Plenty of use-cases may not require this, but I'm not convinced that the majority of systems in the cloud do not. Every system benefits from reliability, and it's great to get it cheaply and in a hands-off way. In the cloud, I can build a system where my virtual machine runs on a virtual disk, and if there's a hardware failure, my VM gets restarted on another physical machine and keeps on trucking without my involvement. As an engineer and scientist, I can accomplish a lot more with a foundation like this. I can build systems that require nearly zero maintenance and management to keep running, even over long time scales.

I don't think I disagree with you that some people overengineer systems, but I think I disagree with you about how much effort it requires to achieve solid availability and a high level of automation.

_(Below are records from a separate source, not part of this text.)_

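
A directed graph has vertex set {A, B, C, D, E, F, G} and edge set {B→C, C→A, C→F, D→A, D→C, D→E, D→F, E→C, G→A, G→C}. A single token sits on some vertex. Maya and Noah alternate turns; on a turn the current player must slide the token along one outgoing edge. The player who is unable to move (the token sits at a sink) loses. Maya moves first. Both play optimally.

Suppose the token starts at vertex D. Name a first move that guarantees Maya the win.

Build the W/L table. Terminal = L. A non-terminal position is W if it has a move to some L; otherwise it is L.
Every edge goes from a vertex to one that appears earlier in the order A, F, C, E, G, B, D, so processing vertices in that order labels each vertex after all of its successors.
A: no outgoing edge → L
F: no outgoing edge → L
C: W (go to F, an L position)
E: L (sole option C(W) is W)
G: W (go to A, an L position)
B: L (sole option C(W) is W)
D: W (go to E, an L position)
From D, the L positions reachable in one move are: E, F, A. Any move reaching one of these is winning.

Move to E.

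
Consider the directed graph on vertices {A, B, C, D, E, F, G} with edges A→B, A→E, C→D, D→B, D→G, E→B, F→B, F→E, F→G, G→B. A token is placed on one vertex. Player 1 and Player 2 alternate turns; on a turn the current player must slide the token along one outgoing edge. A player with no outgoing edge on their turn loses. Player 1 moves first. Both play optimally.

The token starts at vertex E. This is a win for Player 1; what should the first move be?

Move to B.

Positions with no move are L. A position that does have a move is losing for the player to move precisely when every available move leads to a winning position for the opponent. Fill in the labels:
Every edge goes from a vertex to one that appears earlier in the order B, G, E, F, D, A, C, so processing vertices in that order labels each vertex after all of its successors.
B: no outgoing edge → L
G: reaches L-position B → W
E: reaches L-position B → W
F: reaches L-position B → W
D: reaches L-position B → W
A: reaches L-position B → W
C: only reaches D(W), which is W → L
From E, the L positions reachable in one move are: B.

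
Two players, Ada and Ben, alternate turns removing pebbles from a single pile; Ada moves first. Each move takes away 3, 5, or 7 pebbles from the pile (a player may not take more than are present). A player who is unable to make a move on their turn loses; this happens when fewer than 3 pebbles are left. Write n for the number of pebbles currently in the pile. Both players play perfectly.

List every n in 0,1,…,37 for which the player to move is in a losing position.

0, 1, 2, 10, 11, 12, 20, 21, 22, 30, 31, 32

Work bottom-up. With no move the player to move loses. Otherwise the position is W if at least one move leads to an L position for the opponent, and L if every move leads to a W.
n=0: no move → L
n=1: no move → L
n=2: no move → L
n=3: can move to 0, which is L ⇒ W
n=4: can move to 1, which is L ⇒ W
n=5: can move to 2, which is L ⇒ W
n=6: can move to 1, which is L ⇒ W
n=7: can move to 2, which is L ⇒ W
n=8: can move to 1, which is L ⇒ W
n=9: can move to 2, which is L ⇒ W
n=10: moves to 7(W), 5(W), 3(W); every one is W ⇒ L
n=11: moves to 8(W), 6(W), 4(W); every one is W ⇒ L
n=12: moves to 9(W), 7(W), 5(W); every one is W ⇒ L
n=13: can move to 10, which is L ⇒ W
n=14: can move to 11, which is L ⇒ W
n=15: can move to 12, which is L ⇒ W
n=16: can move to 11, which is L ⇒ W
n=17: can move to 12, which is L ⇒ W
n=18: can move to 11, which is L ⇒ W
n=19: can move to 12, which is L ⇒ W
n=20: moves to 17(W), 15(W), 13(W); every one is W ⇒ L
n=21: moves to 18(W), 16(W), 14(W); every one is W ⇒ L
n=22: moves to 19(W), 17(W), 15(W); every one is W ⇒ L
n=23: can move to 20, which is L ⇒ W
n=24: can move to 21, which is L ⇒ W
n=25: can move to 22, which is L ⇒ W
n=26: can move to 21, which is L ⇒ W
n=27: can move to 22, which is L ⇒ W
n=28: can move to 21, which is L ⇒ W
n=29: can move to 22, which is L ⇒ W
n=30: moves to 27(W), 25(W), 23(W); every one is W ⇒ L
n=31: moves to 28(W), 26(W), 24(W); every one is W ⇒ L
n=32: moves to 29(W), 27(W), 25(W); every one is W ⇒ L
n=33: can move to 30, which is L ⇒ W
n=34: can move to 31, which is L ⇒ W
n=35: can move to 32, which is L ⇒ W
n=36: can move to 31, which is L ⇒ W
n=37: can move to 32, which is L ⇒ W
Reading off the rows marked L gives the requested list; there are 12 such values of n.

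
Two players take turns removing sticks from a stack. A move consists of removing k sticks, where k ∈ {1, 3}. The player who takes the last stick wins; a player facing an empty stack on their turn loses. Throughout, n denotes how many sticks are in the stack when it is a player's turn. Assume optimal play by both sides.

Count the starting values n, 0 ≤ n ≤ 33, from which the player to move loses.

Use the standard recursion: the mover loses at a terminal position; elsewhere, the mover wins exactly when some move hands the opponent an L position.
n=0: no move → L
n=1: reaches L-position 0 → W
n=2: only reaches 1(W), which is W → L
n=3: reaches L-position 2 → W
n=4: only reaches 3(W), 1(W), all W → L
n=5: reaches L-position 4 → W
n=6: only reaches 5(W), 3(W), all W → L
n=7: reaches L-position 6 → W
n=8: only reaches 7(W), 5(W), all W → L
n=9: reaches L-position 8 → W
n=10: only reaches 9(W), 7(W), all W → L
n=11: reaches L-position 10 → W
n=12: only reaches 11(W), 9(W), all W → L
n=13: reaches L-position 12 → W
n=14: only reaches 13(W), 11(W), all W → L
n=15: reaches L-position 14 → W
n=16: only reaches 15(W), 13(W), all W → L
n=17: reaches L-position 16 → W
n=18: only reaches 17(W), 15(W), all W → L
n=19: reaches L-position 18 → W
n=20: only reaches 19(W), 17(W), all W → L
n=21: reaches L-position 20 → W
n=22: only reaches 21(W), 19(W), all W → L
n=23: reaches L-position 22 → W
n=24: only reaches 23(W), 21(W), all W → L
n=25: reaches L-position 24 → W
n=26: only reaches 25(W), 23(W), all W → L
n=27: reaches L-position 26 → W
n=28: only reaches 27(W), 25(W), all W → L
n=29: reaches L-position 28 → W
n=30: only reaches 29(W), 27(W), all W → L
n=31: reaches L-position 30 → W
n=32: only reaches 31(W), 29(W), all W → L
n=33: reaches L-position 32 → W
L entries with 0 ≤ n ≤ 33: n = 0, 2, 4, 6, 8, 10, 12, 14, 16, 18, 20, 22, 24, 26, 28, 30, 32; that makes 17.

17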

It's not a lot of effort or cost, and it's a huge advantage. Once I build a system I never want to touch it again.

A certain segment of users are adopting these technologies because they want to be prepared to scale. One of the advantages of "big data" products even for small use-cases is: all successful use-cases grow over time. If you plan for success and growth, then you may exceed the capabilities of a traditional technology. If you use a "big" technology from the beginning, then you can be confident that you'll be able to solve increases in demand by scaling up, rather than by rearchitecting. As these platforms mature and become easier to use, the scales begin to tip, and they no longer require more engineering time than the alternatives; a strong hosted platform actually requires less time in total, especially when you consider setup and maintenance. Many of these technologies do an excellent job "scaling down" for simple use-cases too. While they have been difficult to use, they're getting easier. For example, MapReduce-paradigm technologies are becoming fairly easy with Apache Hive, and fast with Spark. They're becoming easier to set up due to hosted variants like AWS's ElasticMapReduce or Google Cloud Dataproc, etc.